Hubby tried CBT for depression a few years ago (before diagnosis) and that was a let down. Because it focused on linking behaviour to cognition and affect, which obviously are not obvious for hubby at all. And of course trust issues w the therapist which undermined the whole process.

So far I must say the current therapist seems to click because she is very experienced (like 40+ years) in the mental health. She was one of my mentors during my own training as a therapist and she has a cool no nonsense approach. I trust her and so does hubby. That is again important. But they only had a few sessions so we'll see.

Thanks again :)

ClaraRYCB
09-21-16, 09:14 AM
I wish it were better, we are not that close. My parents were divorced so she is my half sister. I lived with my mom and she was with my Dad. I was 17 when she was 3 and thats when the asbergers was in the beginning stages of diagnosis. Personally, I have always that she was autistic, but I am no expert. She has always had issues with explaining or showing affections. Hugs were always awkward. Her emotions would be considered inappropriate at times. Like she would laugh at things that werent funny, but she didnt mean it, she was just uncomfortable and it would seem that way. She hated her hair being brushed- it was a nightmare. She used to have a special brush for her body for stim purposed.

Even now, we dont talk as much as I talk to my brother. I have always had a hard time relating to her.
My Dad wasnt a good person and he also was in the middle of leaving my step-mother and so the chaos through my sister for a loop.

Thank you so much for sharing, much appreciated.
Yes it can be really hard to relate. I feel I can relate easier to Asperger women though then the AS males. And for me it also depends on how frequent other autistic behaviours are. Like for example tics, repetitive and other less socially accepted behaviors. Hubby is the type of lonesome silent kind dark stranger. With a quirky sense of humor that I can appreciate.

I am atm entering a fase where I try to relate and find some kind of way to connect and show appreciation for his strengths.

But still unfortunately more often than not he manages to do stuff that would drive me crazy or to tears.

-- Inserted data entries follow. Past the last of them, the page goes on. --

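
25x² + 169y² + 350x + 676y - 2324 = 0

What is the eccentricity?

e = 12/13

Rearranging, 25(x² + 14x) + 169(y² + 4y) = 2324.
25(x + 7)² + 169(y + 2)² = 2324 + 1225 + 676 = 4225
Divide by 4225: (x + 7)²/169 + (y + 2)²/25 = 1
Ellipse, center (-7, -2), major axis horizontal; a² = 169, b² = 25.
c² = a² - b² = 144, so c = 12.
e = c/a = 12/13.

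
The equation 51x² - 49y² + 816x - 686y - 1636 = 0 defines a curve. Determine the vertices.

(-15, -7) and (-1, -7)

Group the x- and y-terms: 51(x² + 16x) -49(y² + 14y) = 1636
Complete the square in x and y: 51(x + 8)² -49(y + 7)² = 1636 + 3264 - 2401 = 2499
Divide through by 2499 to get (x + 8)²/49 - (y + 7)²/51 = 1.
Hyperbola, center (-8, -7), transverse axis horizontal; a² = 49, b² = 51.
a = 7. Vertices at (h ± a, k).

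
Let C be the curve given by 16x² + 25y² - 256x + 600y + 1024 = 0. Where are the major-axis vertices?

Rearranging, 16(x² - 16x) + 25(y² + 24y) = -1024.
Completing the square gives 16(x - 8)² + 25(y + 12)² = -1024 + 1024 + 3600 = 3600.
Dividing both sides by 3600: (x - 8)²/225 + (y + 12)²/144 = 1
Ellipse, center (8, -12), major axis horizontal; a² = 225, b² = 144.
a = 15. Vertices at (h ± a, k).

(-7, -12) and (23, -12)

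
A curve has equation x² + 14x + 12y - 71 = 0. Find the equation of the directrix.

Only x is squared. Complete the square in x: (x + 7)² = -12(y - 10).
Vertex (-7, 10); 4p = -12 so p = -3. Opens down.
Directrix is the horizontal line y = k − p = 10 − (-3) = 13.

y = 13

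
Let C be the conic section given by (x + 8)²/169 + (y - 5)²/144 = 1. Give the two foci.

Center (-8, 5). The larger denominator 169 sits under the x-term, so the major axis is horizontal; a² = 169, b² = 144.
c² = a² - b² = 169 - 144 = 25, so c = 5.
Foci lie on the horizontal axis through the center: (h ± c, k).

(-13, 5) and (-3, 5)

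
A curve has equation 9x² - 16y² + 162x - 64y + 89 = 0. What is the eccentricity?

e = 5/4

9(x² + 18x) -16(y² + 4y) = -89
9(x + 9)² -16(y + 2)² = -89 + 729 - 64 = 576
Dividing both sides by 576: (x + 9)²/64 - (y + 2)²/36 = 1
Hyperbola, center (-9, -2), transverse axis horizontal; a² = 64, b² = 36.
c² = a² + b² = 100, so c = 10.
e = c/a = 10/8 = 5/4.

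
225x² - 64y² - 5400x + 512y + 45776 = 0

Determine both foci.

(12, -13) and (12, 21)

225(x² - 24x) -64(y² - 8y) = -45776
Completing the square gives 225(x - 12)² -64(y - 4)² = -45776 + 32400 - 1024 = -14400.
Divide by -14400: (y - 4)²/225 - (x - 12)²/64 = 1
Hyperbola, center (12, 4), transverse axis vertical; a² = 225, b² = 64.
c² = a² + b² = 225 + 64 = 289, so c = 17.
Foci lie on the vertical axis through the center: (h, k ± c).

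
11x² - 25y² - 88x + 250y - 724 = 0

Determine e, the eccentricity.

Group the x- and y-terms: 11(x² - 8x) -25(y² - 10y) = 724
Completing the square gives 11(x - 4)² -25(y - 5)² = 724 + 176 - 625 = 275.
Divide by 275: (x - 4)²/25 - (y - 5)²/11 = 1
Hyperbola, center (4, 5), transverse axis horizontal; a² = 25, b² = 11.
c² = a² + b² = 36, so c = 6.
e = c/a = 6/5.

e = 6/5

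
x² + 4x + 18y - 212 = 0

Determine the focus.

(-2, 15/2)

Only x is squared. Complete the square in x: (x + 2)² = -18(y - 12).
Vertex (-2, 12); 4p = -18 so p = -9/2. Opens down.
Focus is p units from the vertex along the axis: (h, k + p).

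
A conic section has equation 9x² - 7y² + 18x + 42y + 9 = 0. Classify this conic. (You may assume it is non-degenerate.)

hyperbola

No xy term. Coefficients of x² and y² are A = 9, C = -7.
A and C have opposite signs ⇒ hyperbola.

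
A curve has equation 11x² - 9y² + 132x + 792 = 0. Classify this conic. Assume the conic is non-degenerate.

No xy term. Coefficients of x² and y² are A = 11, C = -9.
A and C have opposite signs ⇒ hyperbola.

hyperbola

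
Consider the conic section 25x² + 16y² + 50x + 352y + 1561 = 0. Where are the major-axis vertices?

(-1, -16) and (-1, -6)

Group the x- and y-terms: 25(x² + 2x) + 16(y² + 22y) = -1561
25(x + 1)² + 16(y + 11)² = -1561 + 25 + 1936 = 400
Divide through by 400 to get (x + 1)²/16 + (y + 11)²/25 = 1.
Ellipse, center (-1, -11), major axis vertical; a² = 25, b² = 16.
a = 5. Vertices at (h, k ± a).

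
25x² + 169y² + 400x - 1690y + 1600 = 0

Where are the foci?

Collect terms: 25(x² + 16x) + 169(y² - 10y) = -1600
Complete the square: 25(x + 8)² + 169(y - 5)² = -1600 + 1600 + 4225 = 4225
Dividing both sides by 4225: (x + 8)²/169 + (y - 5)²/25 = 1
Ellipse, center (-8, 5), major axis horizontal; a² = 169, b² = 25.
c² = a² - b² = 169 - 25 = 144, so c = 12.
Foci lie on the horizontal axis through the center: (h ± c, k).

(-20, 5) and (4, 5)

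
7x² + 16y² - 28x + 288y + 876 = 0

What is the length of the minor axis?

4√7

7(x² - 4x) + 16(y² + 18y) = -876
7(x - 2)² + 16(y + 9)² = -876 + 28 + 1296 = 448
Divide through by 448 to get (x - 2)²/64 + (y + 9)²/28 = 1.
Ellipse, center (2, -9), major axis horizontal; a² = 64, b² = 28.
b² = 28 so b = 2√7; the minor axis has length 2b = 4√7.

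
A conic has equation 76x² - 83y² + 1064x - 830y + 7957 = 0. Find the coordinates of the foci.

76(x² + 14x) -83(y² + 10y) = -7957
76(x + 7)² -83(y + 5)² = -7957 + 3724 - 2075 = -6308
Divide by -6308: (y + 5)²/76 - (x + 7)²/83 = 1
Hyperbola, center (-7, -5), transverse axis vertical; a² = 76, b² = 83.
c² = a² + b² = 76 + 83 = 159, so c = √159.
Foci lie on the vertical axis through the center: (h, k ± c).

(-7, -5 - √159) and (-7, -5 + √159)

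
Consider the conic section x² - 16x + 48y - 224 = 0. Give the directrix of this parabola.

Only x is squared. Complete the square in x: (x - 8)² = -48(y - 6).
Vertex (8, 6); 4p = -48 so p = -12. Opens down.
Directrix is the horizontal line y = k − p = 6 − (-12) = 18.

y = 18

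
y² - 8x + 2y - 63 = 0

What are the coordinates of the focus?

Only y is squared. Complete the square in y: (y + 1)² = 8(x + 8).
Vertex (-8, -1); 4p = 8 so p = 2. Opens right.
Focus is p units from the vertex along the axis: (h + p, k).

(-6, -1)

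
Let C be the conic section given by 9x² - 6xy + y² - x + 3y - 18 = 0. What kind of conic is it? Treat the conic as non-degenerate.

parabola

A = 9, B = -6, C = 1.
Discriminant B² − 4AC = (-6)² − 4·9·1 = 0.
B² − 4AC = 0 ⇒ parabola.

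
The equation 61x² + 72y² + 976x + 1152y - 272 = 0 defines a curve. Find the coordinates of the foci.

(-8 - √22, -8) and (-8 + √22, -8)

61(x² + 16x) + 72(y² + 16y) = 272
Complete the square: 61(x + 8)² + 72(y + 8)² = 272 + 3904 + 4608 = 8784
Dividing both sides by 8784: (x + 8)²/144 + (y + 8)²/122 = 1
Ellipse, center (-8, -8), major axis horizontal; a² = 144, b² = 122.
c² = a² - b² = 144 - 122 = 22, so c = √22.
Foci lie on the horizontal axis through the center: (h ± c, k).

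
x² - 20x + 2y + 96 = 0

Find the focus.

(10, 3/2)

Only x is squared. Complete the square in x: (x - 10)² = -2(y - 2).
Vertex (10, 2); 4p = -2 so p = -1/2. Opens down.
Focus is p units from the vertex along the axis: (h, k + p).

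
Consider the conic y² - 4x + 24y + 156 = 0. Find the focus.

Only y is squared. Complete the square in y: (y + 12)² = 4(x - 3).
Vertex (3, -12); 4p = 4 so p = 1. Opens right.
Focus is p units from the vertex along the axis: (h + p, k).

(4, -12)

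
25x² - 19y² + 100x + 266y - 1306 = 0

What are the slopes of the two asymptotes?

5√19/19 and -5√19/19

25(x² + 4x) -19(y² - 14y) = 1306
25(x + 2)² -19(y - 7)² = 1306 + 100 - 931 = 475
Divide through by 475 to get (x + 2)²/19 - (y - 7)²/25 = 1.
Hyperbola, center (-2, 7), transverse axis horizontal; a² = 19, b² = 25.
For a horizontal hyperbola the asymptotes have slope ±b/a.
Here that is ±5/√19 = ±5√19/19.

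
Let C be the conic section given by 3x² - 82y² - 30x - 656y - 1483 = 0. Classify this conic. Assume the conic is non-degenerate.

No xy term. Coefficients of x² and y² are A = 3, C = -82.
A and C have opposite signs ⇒ hyperbola.

hyperbola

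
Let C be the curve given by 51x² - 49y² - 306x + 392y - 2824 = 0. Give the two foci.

Group the x- and y-terms: 51(x² - 6x) -49(y² - 8y) = 2824
51(x - 3)² -49(y - 4)² = 2824 + 459 - 784 = 2499
Divide through by 2499 to get (x - 3)²/49 - (y - 4)²/51 = 1.
Hyperbola, center (3, 4), transverse axis horizontal; a² = 49, b² = 51.
c² = a² + b² = 49 + 51 = 100, so c = 10.
Foci lie on the horizontal axis through the center: (h ± c, k).

(-7, 4) and (13, 4)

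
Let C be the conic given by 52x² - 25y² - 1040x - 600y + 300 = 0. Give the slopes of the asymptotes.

2√13/5 and -2√13/5

Collect terms: 52(x² - 20x) -25(y² + 24y) = -300
Completing the square gives 52(x - 10)² -25(y + 12)² = -300 + 5200 - 3600 = 1300.
Dividing both sides by 1300: (x - 10)²/25 - (y + 12)²/52 = 1
Hyperbola, center (10, -12), transverse axis horizontal; a² = 25, b² = 52.
For a horizontal hyperbola the asymptotes have slope ±b/a.
Here that is ±2√13/5.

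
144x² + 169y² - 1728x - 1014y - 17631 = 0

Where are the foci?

Rearranging, 144(x² - 12x) + 169(y² - 6y) = 17631.
Complete the square: 144(x - 6)² + 169(y - 3)² = 17631 + 5184 + 1521 = 24336
Divide through by 24336 to get (x - 6)²/169 + (y - 3)²/144 = 1.
Ellipse, center (6, 3), major axis horizontal; a² = 169, b² = 144.
c² = a² - b² = 169 - 144 = 25, so c = 5.
Foci lie on the horizontal axis through the center: (h ± c, k).

(1, 3) and (11, 3)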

Oh and he also has sensory issues. Sometimes that helps me connect because I can provide some kind of soothing by a scalp massage or when he is very in his head I just rub his belly and call him 'my lucky Buddha' which mostly leads to laughter and relaxation.

In retrospect I guess I managed to find a few creative ways to cope with the issues.
It's the emotional poverty (affection deprivation) together with my inner chaos that made it harder and harder to keep on trying creative ways to connect. Romance and intimacy for example withered a good while ago.

Anyways it's great to vent here. Thank you again for sharing and listening!